I’m pro-choice because I’m male, and am therefore unlikely to ever get pregnant. It’s none of my business.

Syllogism:
We are allowed to eat every creature that lives.
For a living creature to be ours to eat, it must also be ours to kill.
A fetus is a living creature.

Ergo, fetuses are ours to kill (and eat, but there’s no requirement to do so).

Note: I don’t subscribe to this logic, just demonstrating the limitations of using scripture as argument.

What I find hard to reconcile is how anti-abortion activists simplify the issue, as if the entire discussion centers around whether a fetus has a heartbeat or not. Life and death decisions are rarely so simple - not even for people who’ve been alive and walking on the planet for a few decades.

I tend to have one paramount question. Does it benefit the planet as a whole, living entity?

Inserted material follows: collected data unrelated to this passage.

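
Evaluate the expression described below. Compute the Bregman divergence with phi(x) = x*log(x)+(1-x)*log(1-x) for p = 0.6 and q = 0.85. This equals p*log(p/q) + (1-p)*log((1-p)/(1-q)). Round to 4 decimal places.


Bregman divergence with negative entropy generator:
D = p*log(p/q) + (1-p)*log((1-p)/(1-q)).
p = 0.6, q = 0.85.
p*log(p/q) = 0.6*log(0.6/0.85) = -0.208984.
(1-p)*log((1-p)/(1-q)) = 0.4*log(0.4/0.15) = 0.392332.
D = -0.208984 + 0.392332 = 0.1833

0.1833


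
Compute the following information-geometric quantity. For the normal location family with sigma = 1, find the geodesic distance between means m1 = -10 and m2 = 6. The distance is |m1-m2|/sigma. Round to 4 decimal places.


On the fixed-variance normal subfamily, geodesic distance = |m1-m2|/sigma.
|-10 - 6| = 16.
sigma = 1.
d = 16/1 = 16.0000

16.0000


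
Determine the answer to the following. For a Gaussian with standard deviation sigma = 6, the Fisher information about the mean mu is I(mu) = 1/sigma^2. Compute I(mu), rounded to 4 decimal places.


The Fisher information for the mean of a normal distribution is I(mu) = 1/sigma^2.
sigma = 6, so sigma^2 = 36.
I(mu) = 1/36 = 0.0278

0.0278


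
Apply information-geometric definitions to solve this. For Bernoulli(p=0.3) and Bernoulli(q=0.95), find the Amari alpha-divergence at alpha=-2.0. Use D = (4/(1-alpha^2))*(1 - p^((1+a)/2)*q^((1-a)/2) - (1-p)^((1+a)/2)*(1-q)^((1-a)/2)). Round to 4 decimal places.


Amari alpha-divergence:
D = (4/(1-alpha^2))*(1 - p^((1+a)/2)*q^((1-a)/2) - (1-p)^((1+a)/2)*(1-q)^((1-a)/2)).
alpha = -2.0, p = 0.3, q = 0.95.
e1 = (1+alpha)/2 = -0.5, e2 = (1-alpha)/2 = 1.5.
t1 = p^e1 * q^e2 = 0.3^-0.5 * 0.95^1.5 = 1.690537.
t2 = (1-p)^e1 * (1-q)^e2 = 0.7^-0.5 * 0.05^1.5 = 0.013363.
4/(1-alpha^2) = -1.333333.
D = -1.333333*(1 - 1.690537 - 0.013363) = 0.9385

0.9385


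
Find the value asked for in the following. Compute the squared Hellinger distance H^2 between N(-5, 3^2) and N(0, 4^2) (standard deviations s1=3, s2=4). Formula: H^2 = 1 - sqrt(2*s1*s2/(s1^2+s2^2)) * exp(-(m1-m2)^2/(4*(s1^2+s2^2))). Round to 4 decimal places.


Squared Hellinger distance for Gaussians:
H^2 = 1 - sqrt(2*s1*s2/(s1^2+s2^2)) * exp(-(m1-m2)^2/(4*(s1^2+s2^2))).
s1^2 = 9, s2^2 = 16, s1^2+s2^2 = 25.
sqrt(2*3*4/(25)) = 0.979796.
(m1-m2)^2 = (-5)^2 = 25.
exp(-25/(4*25)) = exp(-0.25) = 0.778801.
H^2 = 1 - 0.979796*0.778801 = 0.2369

0.2369


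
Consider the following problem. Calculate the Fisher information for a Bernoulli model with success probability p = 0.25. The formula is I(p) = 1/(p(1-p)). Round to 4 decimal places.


For Bernoulli(p), Fisher information is I(p) = 1/(p*(1-p)).
p = 0.25, 1-p = 0.75.
p*(1-p) = 0.1875.
I(p) = 1/0.1875 = 5.3333

5.3333


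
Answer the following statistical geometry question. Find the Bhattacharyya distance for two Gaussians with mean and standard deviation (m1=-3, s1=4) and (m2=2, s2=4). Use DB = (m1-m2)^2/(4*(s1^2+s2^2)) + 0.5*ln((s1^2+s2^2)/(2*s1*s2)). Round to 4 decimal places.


Bhattacharyya distance between two Gaussians:
DB = (m1-m2)^2/(4*(s1^2+s2^2)) + (1/2)*ln((s1^2+s2^2)/(2*s1*s2)).
(m1-m2)^2 = (-5)^2 = 25.
s1^2+s2^2 = 16 + 16 = 32.
term1 = 25/128 = 0.195312.
term2 = 0.5*ln(32/32.0) = 0.0.
DB = 0.195312 + 0.0 = 0.1953

0.1953


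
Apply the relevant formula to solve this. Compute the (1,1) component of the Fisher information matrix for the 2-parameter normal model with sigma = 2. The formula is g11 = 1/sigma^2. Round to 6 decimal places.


For the 2-parameter normal family, the Fisher metric has:
  g11 = 1/sigma^2, g22 = 2/sigma^2.
sigma = 2, sigma^2 = 4.
g11 = 0.250000

0.250000


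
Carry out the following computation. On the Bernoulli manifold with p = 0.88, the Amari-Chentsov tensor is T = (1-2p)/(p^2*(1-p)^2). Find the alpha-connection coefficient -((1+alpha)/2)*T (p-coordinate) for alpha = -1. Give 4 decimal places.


Skewness (Amari-Chentsov) tensor: T = (1-2p)/(p^2*(1-p)^2).
p = 0.88, 1-2p = -0.76, p^2 = 0.7744, (1-p)^2 = 0.0144.
T = -0.76/(0.7744 * 0.0144) = -68.153122.
In the p-coordinate, Gamma^(alpha) = Gamma^(0) - (alpha/2)*T with Gamma^(0) = (1/2)*g'(p) = -T/2,
so Gamma^(alpha) = -((1+alpha)/2)*T.
alpha = -1, -(1+alpha)/2 = 0.0.
Gamma = 0.0 * -68.153122 = 0.0000

0.0000


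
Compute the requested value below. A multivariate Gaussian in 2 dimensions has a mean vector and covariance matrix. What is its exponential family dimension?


Exponential family dimension calculation:
For 2-dim MVN: mean has 2 params, covariance has 2*3/2 = 3 unique entries.
Total dim = 2 + 3 = 5.

5


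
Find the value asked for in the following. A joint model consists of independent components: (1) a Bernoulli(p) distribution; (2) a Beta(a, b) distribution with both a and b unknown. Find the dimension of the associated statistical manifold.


The dimension of a statistical manifold equals the number of free
(independent) real parameters of the model. For a product of independent
blocks the parameter counts add.
- Bernoulli (p): 1.
- Beta (a, b): 2.
Total = 1 + 2 = 3.
Dimension = 3

3


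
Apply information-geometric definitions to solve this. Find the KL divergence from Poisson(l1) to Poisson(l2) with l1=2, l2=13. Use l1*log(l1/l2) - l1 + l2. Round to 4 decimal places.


KL divergence for Poisson:
KL = l1*log(l1/l2) - l1 + l2.
l1 = 2, l2 = 13.
log(2/13) = -1.871802.
l1*log(l1/l2) = 2 * -1.871802 = -3.743604.
KL = -3.743604 - 2 + 13 = 7.2564

7.2564


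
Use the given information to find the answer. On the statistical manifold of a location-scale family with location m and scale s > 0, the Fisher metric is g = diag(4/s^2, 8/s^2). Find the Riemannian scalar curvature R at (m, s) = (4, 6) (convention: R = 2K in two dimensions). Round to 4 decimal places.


The metric has the form g = (A dm^2 + B ds^2)/s^2 with A = 4, B = 8.
Substitute u = sqrt(A/B)*m: g = B*(du^2 + ds^2)/s^2, i.e. B times the
Poincare upper half-plane metric, which has constant Gaussian curvature -1.
Scaling a 2D metric by a constant c divides the Gaussian curvature by c,
so K = -1/B = -1/(8) = -0.1250 everywhere (the point (m, s) = (4, 6) is irrelevant:
the curvature is constant).
Scalar curvature in dimension 2: R = 2K = -2/(8) = -0.2500.

-0.2500


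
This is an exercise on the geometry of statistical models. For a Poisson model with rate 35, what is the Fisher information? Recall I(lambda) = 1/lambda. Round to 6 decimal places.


Fisher information for Poisson: I(lambda) = 1/lambda.
lambda = 35.
I(lambda) = 1/35 = 0.028571

0.028571


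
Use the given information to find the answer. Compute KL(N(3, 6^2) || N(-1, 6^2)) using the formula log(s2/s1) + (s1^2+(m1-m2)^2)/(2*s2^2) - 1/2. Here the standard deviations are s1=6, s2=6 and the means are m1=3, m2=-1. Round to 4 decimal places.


KL divergence between normal distributions:
KL = log(s2/s1) + (s1^2 + (m1-m2)^2)/(2*s2^2) - 1/2.
log(6/6) = 0.0.
(6^2 + (3--1)^2)/(2*6^2) = (36 + 16)/72 = 0.722222.
KL = 0.0 + 0.722222 - 0.5 = 0.2222

0.2222


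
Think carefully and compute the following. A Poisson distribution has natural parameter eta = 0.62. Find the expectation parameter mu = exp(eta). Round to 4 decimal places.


Expectation parameter for Poisson exponential family:
mu = exp(eta).
eta = 0.62.
mu = exp(0.62) = 1.8589

1.8589


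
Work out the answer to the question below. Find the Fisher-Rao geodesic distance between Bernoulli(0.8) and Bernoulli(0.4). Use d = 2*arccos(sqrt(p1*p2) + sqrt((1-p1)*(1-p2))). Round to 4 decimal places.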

All the current evidence suggests that the human population is billions over carrying capacity, which I will define as the point after which the fabric of the biosphere degrades. Anything that reduces the population of humans is a good thing for the planet – at least anything which doesn’t at the same time degrade the biosphere even farther (like famine would do, for example, or nuclear war).

There is no surer way to reduce the population without degrading the biosphere than empowering women. Women who have control over their reproduction (which directly enables other freedoms) have many fewer children, on average.

Therefore I am for empowering women, and for any kind of safe birth control including abortion.

Sure, fetuses are innocent. So is just about everything else. The fewer new humans, the better off all living things are.

I think most people think that individual human beings have value, and that your “one, paramount question” is not the only concern. That’s why they don’t advocate going around killing people to reduce the population, and they mourn when lots of people suffer and die, even in densely populated areas, from wars or natural disasters.

Of course. I’m no different. But I’m going for a planetary view here, not an emotional one. That’s been covered.